I will change my Avatar now that I know you are the owner.


----------



## txredfly (Sep 10, 2015)

I just got a 2001 Whip 17.8 tunnel from Florida with a Yam 60 4 stroke and it does not seem to be propped right at all. A friend recommended Jack too. Good to know. Muchas Gracias.


----------



## hunterbrown (Feb 17, 2014)

I would also recommend Jack Foreman, he built an incredible prop for my mav tunnel.


----------



## not2shabby (Sep 14, 2016)

Following up on this. I got to run a new prop yesterday for the first time and love it. My old Foreman prop sold with my Ranger Phantom.

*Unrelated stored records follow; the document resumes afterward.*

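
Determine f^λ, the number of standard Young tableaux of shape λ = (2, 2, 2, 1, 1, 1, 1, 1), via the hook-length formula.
# SYT of shape (2, 2, 2, 1, 1, 1, 1, 1) = 110

Hook-length formula: f^λ = n! / Π hook(c), product over all cells c of the Young diagram. For λ = (2, 2, 2, 1, 1, 1, 1, 1), n = 11 boxes. Hook lengths by row (left-to-right, top-to-bottom): [9, 3]; [8, 2]; [7, 1]; [5]; [4]; [3]; [2]; [1]. Product of hooks = 362880. So f^λ = 11! / 362880 = 39916800 / 362880 = 110.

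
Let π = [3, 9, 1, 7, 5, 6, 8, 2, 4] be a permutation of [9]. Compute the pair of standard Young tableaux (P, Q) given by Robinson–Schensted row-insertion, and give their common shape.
P = [1, 2, 4, 8] / [3, 5, 6] / [7] / [9];  Q = [1, 2, 6, 7] / [3, 4, 9] / [5] / [8];  common shape = (4, 3, 1, 1)

Row-insert the values π_1, π_2, … into P one at a time, bumping the leftmost entry strictly greater than the inserted value down to the next row. The recording tableau Q records, in position (i, j), the step at which that cell was added to P.
  Insert 3 (step 1): P = [3];  Q = [1]
  Insert 9 (step 2): P = [3, 9];  Q = [1, 2]
  Insert 1 (step 3): P = [1, 9] / [3];  Q = [1, 2] / [3]
  Insert 7 (step 4): P = [1, 7] / [3, 9];  Q = [1, 2] / [3, 4]
  Insert 5 (step 5): P = [1, 5] / [3, 7] / [9];  Q = [1, 2] / [3, 4] / [5]
  Insert 6 (step 6): P = [1, 5, 6] / [3, 7] / [9];  Q = [1, 2, 6] / [3, 4] / [5]
  Insert 8 (step 7): P = [1, 5, 6, 8] / [3, 7] / [9];  Q = [1, 2, 6, 7] / [3, 4] / [5]
  Insert 2 (step 8): P = [1, 2, 6, 8] / [3, 5] / [7] / [9];  Q = [1, 2, 6, 7] / [3, 4] / [5] / [8]
  Insert 4 (step 9): P = [1, 2, 4, 8] / [3, 5, 6] / [7] / [9];  Q = [1, 2, 6, 7] / [3, 4, 9] / [5] / [8]
Final shape: (4, 3, 1, 1).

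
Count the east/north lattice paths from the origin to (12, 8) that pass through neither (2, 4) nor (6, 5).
Number of paths = 78447

Inclusion–exclusion. Total paths: C(20, 12) = 125970. Through P₁: C(6, 2)·C(14, 10) = 15015. Through P₂: C(11, 6)·C(9, 6) = 38808. Since P₁ is strictly southwest of P₂, a monotone path through both must visit P₁ then P₂; paths through both = C(6, 2)·C(5, 4)·C(9, 6) = 6300. Avoid both = 125970 − 15015 − 38808 + 6300 = 78447.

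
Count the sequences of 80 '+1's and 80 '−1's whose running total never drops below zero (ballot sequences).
C_80 = 1136359577947336271931632877004667456667613940

These ballot sequences are counted by the Catalan number C_n = (1/(n + 1)) · C(2n, n). For n = 80: C_80 = (1/81) · C(160, 80) = 92045125813734238026462263037378063990076729140/81 = 1136359577947336271931632877004667456667613940.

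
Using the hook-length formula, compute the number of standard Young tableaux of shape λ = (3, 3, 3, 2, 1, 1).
# SYT of shape (3, 3, 3, 2, 1, 1) = 6435

Hook-length formula: f^λ = n! / Π hook(c), product over all cells c of the Young diagram. For λ = (3, 3, 3, 2, 1, 1), n = 13 boxes. Hook lengths by row (left-to-right, top-to-bottom): [8, 5, 3]; [7, 4, 2]; [6, 3, 1]; [4, 1]; [2]; [1]. Product of hooks = 967680. So f^λ = 13! / 967680 = 6227020800 / 967680 = 6435.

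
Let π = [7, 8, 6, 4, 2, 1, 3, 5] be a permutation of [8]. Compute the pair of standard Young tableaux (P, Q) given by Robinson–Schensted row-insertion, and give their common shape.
P = [1, 3, 5] / [2, 8] / [4] / [6] / [7];  Q = [1, 2, 8] / [3, 7] / [4] / [5] / [6];  common shape = (3, 2, 1, 1, 1)

Row-insert the values π_1, π_2, … into P one at a time, bumping the leftmost entry strictly greater than the inserted value down to the next row. The recording tableau Q records, in position (i, j), the step at which that cell was added to P.
  Insert 7 (step 1): P = [7];  Q = [1]
  Insert 8 (step 2): P = [7, 8];  Q = [1, 2]
  Insert 6 (step 3): P = [6, 8] / [7];  Q = [1, 2] / [3]
  Insert 4 (step 4): P = [4, 8] / [6] / [7];  Q = [1, 2] / [3] / [4]
  Insert 2 (step 5): P = [2, 8] / [4] / [6] / [7];  Q = [1, 2] / [3] / [4] / [5]
  Insert 1 (step 6): P = [1, 8] / [2] / [4] / [6] / [7];  Q = [1, 2] / [3] / [4] / [5] / [6]
  Insert 3 (step 7): P = [1, 3] / [2, 8] / [4] / [6] / [7];  Q = [1, 2] / [3, 7] / [4] / [5] / [6]
  Insert 5 (step 8): P = [1, 3, 5] / [2, 8] / [4] / [6] / [7];  Q = [1, 2, 8] / [3, 7] / [4] / [5] / [6]
Final shape: (3, 2, 1, 1, 1).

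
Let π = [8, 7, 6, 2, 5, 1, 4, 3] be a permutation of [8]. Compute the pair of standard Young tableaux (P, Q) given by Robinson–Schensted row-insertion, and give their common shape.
P = [1, 3] / [2, 4] / [5] / [6] / [7] / [8];  Q = [1, 5] / [2, 7] / [3] / [4] / [6] / [8];  common shape = (2, 2, 1, 1, 1, 1)

Row-insert the values π_1, π_2, … into P one at a time, bumping the leftmost entry strictly greater than the inserted value down to the next row. The recording tableau Q records, in position (i, j), the step at which that cell was added to P.
  Insert 8 (step 1): P = [8];  Q = [1]
  Insert 7 (step 2): P = [7] / [8];  Q = [1] / [2]
  Insert 6 (step 3): P = [6] / [7] / [8];  Q = [1] / [2] / [3]
  Insert 2 (step 4): P = [2] / [6] / [7] / [8];  Q = [1] / [2] / [3] / [4]
  Insert 5 (step 5): P = [2, 5] / [6] / [7] / [8];  Q = [1, 5] / [2] / [3] / [4]
  Insert 1 (step 6): P = [1, 5] / [2] / [6] / [7] / [8];  Q = [1, 5] / [2] / [3] / [4] / [6]
  Insert 4 (step 7): P = [1, 4] / [2, 5] / [6] / [7] / [8];  Q = [1, 5] / [2, 7] / [3] / [4] / [6]
  Insert 3 (step 8): P = [1, 3] / [2, 4] / [5] / [6] / [7] / [8];  Q = [1, 5] / [2, 7] / [3] / [4] / [6] / [8]
Final shape: (2, 2, 1, 1, 1, 1).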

It's a PowerTech Shallow Water Wheel (SWW) with custom cup added. PT Prop number SWW3R16PYM90. Here's what I got yesterday on my GPS. Two guys (340lbs total), 12 gallons of fuel, normal gear.

30 mph @ 4800rpm
32 mph @ 5100
36 mph @ WOT

Hole shot is excellent.


----------



## DeepSouthFly (Sep 7, 2016)

is your whip a tunnel?


----------



## not2shabby (Sep 14, 2016)

DeepSouthFly said:


> is your whip a tunnel?


Not a tunnel. Does have a jackplate (not factory).

It's a light build, but does have a false floor. It was a tender early in its life. Mr. Morejohn told me it weighs less than 1,000 pounds fully rigged. I'm curious about running light - solo with 5 gallons of gas.


----------